Ulysses is perhaps the most famously difficult of all modern novels. Its difficulty, however, doesn’t lie in the story it tells, which, in its essentials, is quite simple: The book recounts certain events, most of them not in the least extraordinary, that occur in Dublin on June 16, 1904. What does make Ulysses more difficult than most novels is the manner of its telling. The stylistic richness and bravura of Ulysses are both daunting and exhilarating, often in the same line. The concentration of Joyce’s powers makes each passage a treasure to be excavated, each page its own Troy. Beneath all the complexity, Dublin remains the Muse, if not the real hero, of Joyce’s epic. No other work of literature had ever set out to replicate—and celebrate—the noise of urban life with such alertness, art, spite, and glee. Capturing the city he loved and despaired of in all its hunks and colors, grime and glory, grievances and yearnings, Joyce created a literary metropolis that hums, moans, shouts, and sings with the collective music of the human comedy. There is no other book like it.
One must acknowledge, considering something 100 years old, that innovation is an accomplishment which may seem, later, diminished by successive works created in the space it made. Modernism, the stream of consciousness, etc may all have been done better since Ulysseys, but wouldn't have been in its abscence. So it's significant and I admire it for that. But significant doesn't mean good. Consider another epic with a Ulysseys for perspective; The Civil War was significant, confusing and too long, doesn't mean you want to experience it.

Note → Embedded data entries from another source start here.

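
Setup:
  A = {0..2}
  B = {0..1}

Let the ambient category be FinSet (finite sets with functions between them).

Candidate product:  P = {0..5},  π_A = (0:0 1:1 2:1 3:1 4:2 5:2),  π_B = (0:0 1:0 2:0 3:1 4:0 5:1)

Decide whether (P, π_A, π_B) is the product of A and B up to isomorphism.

Answer: NOT A VALID PRODUCT — duplicate pair at indices 2,1

Trace:
|A|·|B| = 3·2 = 6;  |P| = 6
Check the pairing map k ↦ (π_A(k), π_B(k)):
  0 : (0,0)
  1 : (1,0)
  2 : (1,0)  ✗ repeats pair of k=1
  3 : (1,1)
  4 : (2,0)
  5 : (2,1)
distinct pairs in image: 5 / 6 needed
  → (1,0) hit at k=1 and k=2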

Pem McNerney bravely argued the case for reading Ulysses at our first Battle of the Books at R. J. Julia Booksellers in Madison, CT. While admitting that it is a challenging read, she encouraged listeners to try to appreciate the beauty of its complexity.
A life=changing read. I would recommend a good student guide and also - listen to the Irish Radio reading of the book (widely available, including on Spotify).